Our largest XP-ish project has a full team of analysts and a full QA team—all as part of the overall project team. The analysts need to collaborate to present the stories with one voice to the programmers. They’re also a mixed bunch combining both business experts with pure analysts.

They’ve recently set out some of their conclusions about making the customer team work.

  • They’ve missed having some kind of “big picture” to act as a road map
  • They’ve found it hard to divide up functionality into suitable story-sized chunks
  • They’ve found it frustrating to not give an indication to developers of which direction future function is likely to go
  • They’ve found that specialized analysts are better at looking at the thorny details of exceptional cases – in other projects testers have reported a similar phenomenon.

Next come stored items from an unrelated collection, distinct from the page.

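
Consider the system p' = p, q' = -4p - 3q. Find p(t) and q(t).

Coefficient matrix A = [[1, 0], [-4, -3]].
Characteristic polynomial det(A - λI) = λ^2 + 2λ - 3 = 0.
Eigenvalues λ = -3, 1.
For λ=-3: (A-λI) row 1 is [4, 0], so an eigenvector is (0, -1).
For λ=1: (A-λI) row 2 is [-4, -4], so an eigenvector is (-1, 1).
General solution: c_1e^(-3t)(0,-1) + c_2e^(t)(-1,1).

p(t) = -c_2e^(t), q(t) = -c_1e^(-3t) + c_2e^(t)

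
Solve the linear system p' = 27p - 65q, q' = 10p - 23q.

p(t) = 2K_1e^(2t)sin(5t) + 3K_1e^(2t)cos(5t) + 3K_2e^(2t)sin(5t) - 2K_2e^(2t)cos(5t), q(t) = K_1e^(2t)sin(5t) + K_1e^(2t)cos(5t) + K_2e^(2t)sin(5t) - K_2e^(2t)cos(5t)

Coefficient matrix A = [[27, -65], [10, -23]].
Characteristic polynomial det(A - λI) = λ^2 - 4λ + 29 = 0.
Eigenvalues λ = 2 ± 5i (complex conjugate pair).
For λ=2+5i: an eigenvector is (3,1) - i(2,1) = (3 - 2i, 1 - i).
A real fundamental pair from Re and Im of e^((2+5i)t)v: X_1 = e^(2t)(cos(5t)·(3,1) + sin(5t)·(2,1)), X_2 = e^(2t)(sin(5t)·(3,1) - cos(5t)·(2,1)).
General solution: K_1X_1 + K_2X_2.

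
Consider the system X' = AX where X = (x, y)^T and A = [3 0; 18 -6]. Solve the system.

x(t) = -c_2e^(3t), y(t) = -c_1e^(-6t) - 2c_2e^(3t)

Coefficient matrix A = [[3, 0], [18, -6]].
Characteristic polynomial det(A - λI) = λ^2 + 3λ - 18 = 0.
Eigenvalues λ = -6, 3.
For λ=-6: (A-λI) row 1 is [9, 0], so an eigenvector is (0, -1).
For λ=3: (A-λI) row 2 is [18, -9], so an eigenvector is (-1, -2).
General solution: c_1e^(-6t)(0,-1) + c_2e^(3t)(-1,-2).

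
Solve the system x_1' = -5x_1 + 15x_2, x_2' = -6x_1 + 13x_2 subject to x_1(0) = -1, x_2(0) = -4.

x_1(t) = -17e^(4t)sin(3t) - e^(4t)cos(3t), x_2(t) = -10e^(4t)sin(3t) - 4e^(4t)cos(3t)

Coefficient matrix A = [[-5, 15], [-6, 13]].
Characteristic polynomial det(A - λI) = λ^2 - 8λ + 25 = 0.
Eigenvalues λ = 4 ± 3i (complex conjugate pair).
For λ=4+3i: an eigenvector is (-1,-1) - i(-2,-1) = (-1 + 2i, -1 + i).
A real fundamental pair from Re and Im of e^((4+3i)t)v: X_1 = e^(4t)(cos(3t)·(-1,-1) + sin(3t)·(-2,-1)), X_2 = e^(4t)(sin(3t)·(-1,-1) - cos(3t)·(-2,-1)).
General solution: K_1X_1 + K_2X_2.
Applying x_1(0)=-1, x_2(0)=-4 gives K_1=7, K_2=3.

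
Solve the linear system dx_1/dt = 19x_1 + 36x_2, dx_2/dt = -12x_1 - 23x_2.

x_1(t) = -3C_1e^(-5t) + 2C_2e^(t), x_2(t) = 2C_1e^(-5t) - C_2e^(t)

Coefficient matrix A = [[19, 36], [-12, -23]].
Characteristic polynomial det(A - λI) = λ^2 + 4λ - 5 = 0.
Eigenvalues λ = -5, 1.
For λ=-5: (A-λI) row 1 is [24, 36], so an eigenvector is (-3, 2).
For λ=1: (A-λI) row 1 is [18, 36], so an eigenvector is (2, -1).
General solution: C_1e^(-5t)(-3,2) + C_2e^(t)(2,-1).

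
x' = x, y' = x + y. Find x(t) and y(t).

Coefficient matrix A = [[1, 0], [1, 1]].
Characteristic polynomial det(A - λI) = λ^2 - 2λ + 1 = 0.
Single eigenvalue λ = 1 with algebraic multiplicity 2.
Eigenvector v = (0,-1); generalized eigenvector w with (A-λI)w=v is (-1,-2).
General solution: e^(t)[C_1·v + C_2·(t·v + w)].

x(t) = -C_2e^(t), y(t) = -C_1e^(t) - C_2te^(t) - 2C_2e^(t)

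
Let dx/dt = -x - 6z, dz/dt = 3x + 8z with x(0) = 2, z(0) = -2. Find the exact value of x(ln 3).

A = [[-1,-6],[3,8]]; eigenvalues λ = 5, 2.
Eigenvectors: (-1,1) for λ=5, (-2,1) for λ=2.
From the initial condition, c_1 = -2, c_2 = 0.
x(ln 3) = (-2)(3^5)(-1) + (0)(3^2)(-2) = 486.

486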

The danger with an analyst group is always that they can end up being a communication barrier rather than a communication enabler. The notion of the single business expert customer helps prevent that, but I don’t think there’s any way to structurally avoid a barrier. The key lies in the attitude of the people involved. Particularly on the customer side of the team you have to build the roles around the people – not the other way around.

Certainly the programmer-centric attitude of XP has caused frustration. Part of XP’s guiding mission is to heal the rift between business and technology. For this to work we need to better understand the various aspects of the customer team. In many ways it’s a more complex team than the developer team. It’s also one where the techniques are less developed.

1 Jim Bahrenburg, personal communication, 22 June 2001.

3 Comments

[...] Beck is publishing some old pieces again, including one about how the original XP book made the mistake of equating “the team” with “the [...]

snowyurikMay 27th, 2010 at 7:53 pm

Someone said “Never repeat yourself” : )

Alex BeppleJuly 29th, 2010 at 6:22 am

Dear Kent, where does Martin Fowler’s quote end? Is this still his writing or yours again? “… we need to better understand the various aspects of the customer team. In many ways it’s a more complex team than the developer team.”